Через пять или шесть километров я вышел на снег и сменил кошки на лыжи. Без лыж мой чудовищно тяжелый рюкзак стал легче килограммов на семь, да и скорость движения, сама по себе, тоже увеличилась. Тем не менее, идти было опасно, потому что под снегом скрывались многочисленные трещины и расселины.
Еще в Сиэтле, предусмотрев такую ситуацию, я зашел в хозяйственный магазин и купил там две прочные трехметровые алюминиевые штанги для штор. Теперь я связал их в форме креста, а потом прикрепил к поясному ремню рюкзака так, чтобы крест лежал параллельно поверхности снега. Медленно взбираясь вверх по леднику с перегруженным рюкзаком на спине и этим идиотским металлическим крестом на поясе, я чувствовал себя каким-то странноватым pendente . Тем не менее, я изо всех сил надеялся, что если я вдруг провалюсь сквозь спрессованный снег в скрытую под ним трещину, растопыренные концы штанг зацепятся за ее края и не дадут мне рухнуть в ледяные глубины Байрда.

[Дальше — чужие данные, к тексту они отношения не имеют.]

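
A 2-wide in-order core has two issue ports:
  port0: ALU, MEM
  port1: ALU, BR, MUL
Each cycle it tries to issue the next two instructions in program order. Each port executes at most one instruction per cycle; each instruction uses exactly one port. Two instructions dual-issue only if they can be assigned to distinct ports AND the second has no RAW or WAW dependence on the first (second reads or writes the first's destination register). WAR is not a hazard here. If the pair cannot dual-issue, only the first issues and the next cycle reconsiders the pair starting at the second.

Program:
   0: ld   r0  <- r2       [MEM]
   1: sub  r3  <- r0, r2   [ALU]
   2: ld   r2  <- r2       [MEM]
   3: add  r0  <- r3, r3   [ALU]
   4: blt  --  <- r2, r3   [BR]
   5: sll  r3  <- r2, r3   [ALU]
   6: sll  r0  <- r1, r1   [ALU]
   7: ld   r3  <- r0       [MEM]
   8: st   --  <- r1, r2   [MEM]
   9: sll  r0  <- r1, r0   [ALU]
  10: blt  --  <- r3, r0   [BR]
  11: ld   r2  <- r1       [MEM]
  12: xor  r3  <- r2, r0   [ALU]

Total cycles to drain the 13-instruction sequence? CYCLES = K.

[0] i0  ld  -- RAW r0
[1] i1/i2  sub/ld  -- dual
[2] i3/i4  add/blt  -- dual
[3] i5/i6  sll/sll  -- dual
[4] i7  ld  -- no-port MEM/MEM
[5] i8/i9  st/sll  -- dual
[6] i10/i11  blt/ld  -- dual
[7] i12  xor  -- tail

CYCLES = 8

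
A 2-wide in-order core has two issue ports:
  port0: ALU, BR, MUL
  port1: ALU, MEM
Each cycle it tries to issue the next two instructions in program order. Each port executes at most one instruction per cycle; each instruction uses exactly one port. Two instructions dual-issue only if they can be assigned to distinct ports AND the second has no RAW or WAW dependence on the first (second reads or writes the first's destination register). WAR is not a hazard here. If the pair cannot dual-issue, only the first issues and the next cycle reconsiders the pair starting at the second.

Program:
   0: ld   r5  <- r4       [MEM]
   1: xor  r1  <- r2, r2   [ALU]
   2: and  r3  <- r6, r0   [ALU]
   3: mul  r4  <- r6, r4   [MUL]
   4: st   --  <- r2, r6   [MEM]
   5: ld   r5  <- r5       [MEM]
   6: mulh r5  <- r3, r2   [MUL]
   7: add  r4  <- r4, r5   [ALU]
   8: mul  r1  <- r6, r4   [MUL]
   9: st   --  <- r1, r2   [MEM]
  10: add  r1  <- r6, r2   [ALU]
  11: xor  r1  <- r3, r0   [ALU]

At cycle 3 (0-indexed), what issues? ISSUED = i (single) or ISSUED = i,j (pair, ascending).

ISSUED = 5

t=0 i0&i1:ld.MEM xor.ALU ; pair
t=1 i2&i3:and.ALU mul.MUL ; pair
t=2 i4:st.MEM ; no-port MEM/MEM
t=3 i5:ld.MEM ; WAW r5
t=4 i6:mulh.MUL ; RAW r5
t=5 i7:add.ALU ; RAW r4
t=6 i8:mul.MUL ; RAW r1
t=7 i9&i10:st.MEM add.ALU ; pair
t=8 i11:xor.ALU ; tail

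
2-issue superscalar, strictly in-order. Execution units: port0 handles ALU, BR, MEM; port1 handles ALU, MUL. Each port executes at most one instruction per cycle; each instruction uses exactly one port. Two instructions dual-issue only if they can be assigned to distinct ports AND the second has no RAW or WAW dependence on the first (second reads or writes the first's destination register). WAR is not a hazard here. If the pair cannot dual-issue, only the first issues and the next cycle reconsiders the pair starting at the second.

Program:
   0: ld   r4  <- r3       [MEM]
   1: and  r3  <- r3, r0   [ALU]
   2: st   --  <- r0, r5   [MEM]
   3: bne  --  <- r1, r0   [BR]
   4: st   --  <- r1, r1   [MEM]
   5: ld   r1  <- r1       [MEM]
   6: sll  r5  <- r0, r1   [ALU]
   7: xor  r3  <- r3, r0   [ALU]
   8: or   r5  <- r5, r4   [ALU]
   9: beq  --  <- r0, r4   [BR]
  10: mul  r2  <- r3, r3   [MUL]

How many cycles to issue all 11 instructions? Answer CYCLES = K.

t=0 i0/i1:ld+and ; 2-wide
t=1 i2:st ; no-port MEM/BR
t=2 i3:bne ; no-port BR/MEM
t=3 i4:st ; no-port MEM/MEM
t=4 i5:ld ; RAW r1
t=5 i6/i7:sll+xor ; 2-wide
t=6 i8/i9:or+beq ; 2-wide
t=7 i10:mul ; tail

CYCLES = 8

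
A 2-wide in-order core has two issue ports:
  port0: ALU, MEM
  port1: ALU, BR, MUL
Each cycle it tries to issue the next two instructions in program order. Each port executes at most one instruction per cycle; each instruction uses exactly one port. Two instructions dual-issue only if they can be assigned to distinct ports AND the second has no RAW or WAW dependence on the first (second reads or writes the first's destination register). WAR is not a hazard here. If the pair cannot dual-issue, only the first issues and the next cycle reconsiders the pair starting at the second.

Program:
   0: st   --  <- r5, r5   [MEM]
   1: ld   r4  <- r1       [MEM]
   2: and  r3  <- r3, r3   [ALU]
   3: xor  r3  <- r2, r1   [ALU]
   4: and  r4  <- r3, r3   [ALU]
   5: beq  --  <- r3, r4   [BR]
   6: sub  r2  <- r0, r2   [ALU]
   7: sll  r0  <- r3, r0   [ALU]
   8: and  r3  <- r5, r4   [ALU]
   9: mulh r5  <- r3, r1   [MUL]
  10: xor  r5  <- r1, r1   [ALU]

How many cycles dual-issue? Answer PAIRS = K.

PAIRS = 3

c0: i0 st.MEM  no-port MEM/MEM
c1: i1+i2 ld.MEM+and.ALU  2-wide
c2: i3 xor.ALU  RAW r3
c3: i4 and.ALU  RAW r4
c4: i5+i6 beq.BR+sub.ALU  2-wide
c5: i7+i8 sll.ALU+and.ALU  2-wide
c6: i9 mulh.MUL  WAW r5
c7: i10 xor.ALU  tail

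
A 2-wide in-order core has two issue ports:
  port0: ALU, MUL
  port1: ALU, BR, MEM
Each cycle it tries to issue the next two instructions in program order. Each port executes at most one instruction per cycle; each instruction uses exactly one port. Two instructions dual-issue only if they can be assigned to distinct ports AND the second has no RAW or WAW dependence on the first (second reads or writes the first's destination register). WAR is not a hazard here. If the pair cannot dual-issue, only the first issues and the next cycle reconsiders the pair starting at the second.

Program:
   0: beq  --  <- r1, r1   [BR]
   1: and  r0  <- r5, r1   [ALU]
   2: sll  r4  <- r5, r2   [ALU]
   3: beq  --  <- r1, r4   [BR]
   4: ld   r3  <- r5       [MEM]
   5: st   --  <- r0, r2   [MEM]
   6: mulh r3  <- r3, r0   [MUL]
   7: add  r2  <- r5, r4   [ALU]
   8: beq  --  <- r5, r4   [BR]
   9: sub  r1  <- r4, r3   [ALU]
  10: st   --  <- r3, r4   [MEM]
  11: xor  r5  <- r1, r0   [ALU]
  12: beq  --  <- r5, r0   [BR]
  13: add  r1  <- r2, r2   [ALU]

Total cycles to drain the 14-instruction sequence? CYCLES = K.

t=0 i0+i1:beq/and ; pair
t=1 i2:sll ; RAW r4
t=2 i3:beq ; no-port BR/MEM
t=3 i4:ld ; no-port MEM/MEM
t=4 i5+i6:st/mulh ; pair
t=5 i7+i8:add/beq ; pair
t=6 i9+i10:sub/st ; pair
t=7 i11:xor ; RAW r5
t=8 i12+i13:beq/add ; pair

CYCLES = 9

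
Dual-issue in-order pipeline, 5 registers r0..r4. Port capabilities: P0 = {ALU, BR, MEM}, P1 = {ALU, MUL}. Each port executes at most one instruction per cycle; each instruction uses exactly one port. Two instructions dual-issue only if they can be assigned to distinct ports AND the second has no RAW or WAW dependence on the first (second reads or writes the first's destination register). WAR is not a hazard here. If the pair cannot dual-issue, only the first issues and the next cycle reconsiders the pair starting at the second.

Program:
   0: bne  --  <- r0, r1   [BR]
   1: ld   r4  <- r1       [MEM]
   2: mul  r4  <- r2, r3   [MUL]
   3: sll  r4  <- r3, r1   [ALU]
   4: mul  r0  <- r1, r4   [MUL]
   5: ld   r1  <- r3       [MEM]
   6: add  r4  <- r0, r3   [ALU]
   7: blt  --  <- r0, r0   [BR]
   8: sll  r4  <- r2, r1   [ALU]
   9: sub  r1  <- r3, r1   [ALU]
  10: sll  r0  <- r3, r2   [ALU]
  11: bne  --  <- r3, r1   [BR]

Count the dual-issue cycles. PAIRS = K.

PAIRS = 4

  cy0 -> i0 (bne.BR) no-port BR/MEM
  cy1 -> i1 (ld.MEM) WAW r4
  cy2 -> i2 (mul.MUL) WAW r4
  cy3 -> i3 (sll.ALU) RAW r4
  cy4 -> i4,i5 (mul.MUL ld.MEM) dual
  cy5 -> i6,i7 (add.ALU blt.BR) dual
  cy6 -> i8,i9 (sll.ALU sub.ALU) dual
  cy7 -> i10,i11 (sll.ALU bne.BR) dual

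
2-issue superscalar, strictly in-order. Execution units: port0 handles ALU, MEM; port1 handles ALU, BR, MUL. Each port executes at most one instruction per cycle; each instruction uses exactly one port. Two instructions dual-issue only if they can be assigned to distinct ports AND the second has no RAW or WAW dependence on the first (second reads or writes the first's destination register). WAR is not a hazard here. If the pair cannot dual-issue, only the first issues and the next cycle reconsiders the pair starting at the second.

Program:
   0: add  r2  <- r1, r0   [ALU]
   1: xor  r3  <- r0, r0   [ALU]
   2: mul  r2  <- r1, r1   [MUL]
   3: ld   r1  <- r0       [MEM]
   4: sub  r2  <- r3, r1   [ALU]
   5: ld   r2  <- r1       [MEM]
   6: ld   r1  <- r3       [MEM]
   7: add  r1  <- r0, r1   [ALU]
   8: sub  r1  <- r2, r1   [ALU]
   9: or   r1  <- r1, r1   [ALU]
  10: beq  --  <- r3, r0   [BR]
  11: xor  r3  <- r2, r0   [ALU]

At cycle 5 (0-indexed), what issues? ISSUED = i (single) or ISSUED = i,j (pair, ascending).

ISSUED = 7

#0 head=0: add.ALU;xor.ALU i0+i1 2-wide
#1 head=2: mul.MUL;ld.MEM i2+i3 2-wide
#2 head=4: sub.ALU i4 WAW r2
#3 head=5: ld.MEM i5 no-port MEM/MEM
#4 head=6: ld.MEM i6 RAW+WAW r1
#5 head=7: add.ALU i7 RAW+WAW r1
#6 head=8: sub.ALU i8 RAW+WAW r1
#7 head=9: or.ALU;beq.BR i9+i10 2-wide
#8 head=11: xor.ALU i11 tail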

Двое суток я медленно, но верно поднимался по ледяной долине. Погода стояла неплохая, заблудиться было невозможно, да и серьезных препятствий на моем пути не встречалось. Однако я был один, и в одиночестве даже самые обыденные вещи казались мне исполненными глубочайшего смысла. Лед становился еще холоднее и таинственнее, голубое небо – прозрачнее и чище. Будь я в чьей-нибудь компании, безымянные пики, вздымающиеся над ледником, никогда не показались бы мне такими огромными, заманчивыми и вместе с тем до невозможности опасными. Точно так же были обострены и все мои эмоции: душевные подъемы превращались в эйфорию, периоды отчаяния казались бесконечными и беспросветными. Самовлюбленному юноше, опьяненному драматизмом своей собственной жизни, все это казалось до невозможности притягательным.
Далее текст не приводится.